Health awareness is extremely emotionally charged for many people and I resent being told I "failed" at sleep. Please either take this unnecessary judgement away or let us turn it off.
I came here to suggest this too. I think making it optional would be great, or the ability to toggle between score and hours slept so people can get the information they need. A score does nothing for me, gamifying my sleep is pointless when I have no chance of improving it any time soon with 2 kids. But knowing my average hours slept is a really helpful piece of information I'd been enjoying in the app since I got my Fitbit.
Thanks kb000; it was a good try. If they aren't going to make it optional or turn-offable, I'm going to look at swapping to something else. Just find the idea of scoring sleep so offensive!

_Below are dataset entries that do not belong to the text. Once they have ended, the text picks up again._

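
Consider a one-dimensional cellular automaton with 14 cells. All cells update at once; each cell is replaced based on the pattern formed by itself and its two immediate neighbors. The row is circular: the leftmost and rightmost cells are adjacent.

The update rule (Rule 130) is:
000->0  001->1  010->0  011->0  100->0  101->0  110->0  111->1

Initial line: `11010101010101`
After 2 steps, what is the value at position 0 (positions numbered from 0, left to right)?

step 1: 10000000000000
step 2: 00000000000001
position 0 holds 0

0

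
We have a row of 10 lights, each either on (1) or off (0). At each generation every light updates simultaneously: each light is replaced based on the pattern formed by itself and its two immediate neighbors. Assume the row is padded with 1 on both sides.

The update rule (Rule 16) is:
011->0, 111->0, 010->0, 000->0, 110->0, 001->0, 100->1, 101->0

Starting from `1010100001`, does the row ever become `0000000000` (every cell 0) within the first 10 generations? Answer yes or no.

no

0000010000
1000001000
0100000100
0010000010
1001000000
0100100000
0010010000
1001001000
0100100100
0010010010
generation 10 is 0010010010, still not uniform 0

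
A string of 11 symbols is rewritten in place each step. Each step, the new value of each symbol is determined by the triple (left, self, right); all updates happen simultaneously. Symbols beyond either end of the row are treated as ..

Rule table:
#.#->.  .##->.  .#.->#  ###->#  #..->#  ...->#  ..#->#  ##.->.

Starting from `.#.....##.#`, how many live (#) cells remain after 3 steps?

step 1: #######...#
step 2: .#####.####
step 3: #.###...##.
count of #: 6

6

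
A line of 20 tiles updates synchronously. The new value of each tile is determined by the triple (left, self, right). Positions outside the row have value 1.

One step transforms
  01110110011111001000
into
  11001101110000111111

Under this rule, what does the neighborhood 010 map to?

At position 16 the neighborhood is 010; the next row has 1 there.

1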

Agreed, all these non-standard things in general must be optional. The sleep score is evaluating a five-hour sleep as "fair" which is insane. It's unhealthy, dangerous, biased, uninformed, misleading, not backed up by anything. I'm a psychiatrist and i deal with this sort of thing; there are many studies i'm involved with that track sleep and i'm quite convinced there's no evidence anywhere that less than 4 complete cycles is adequate for anyone but a small small minority. There's no point in dumbing down information based on non-clinical evidence. The number means nothing. We can't reduce the data down to a single number in clinical studies. Fitbit certainly can't do that. Very annoying, and also irresponsible.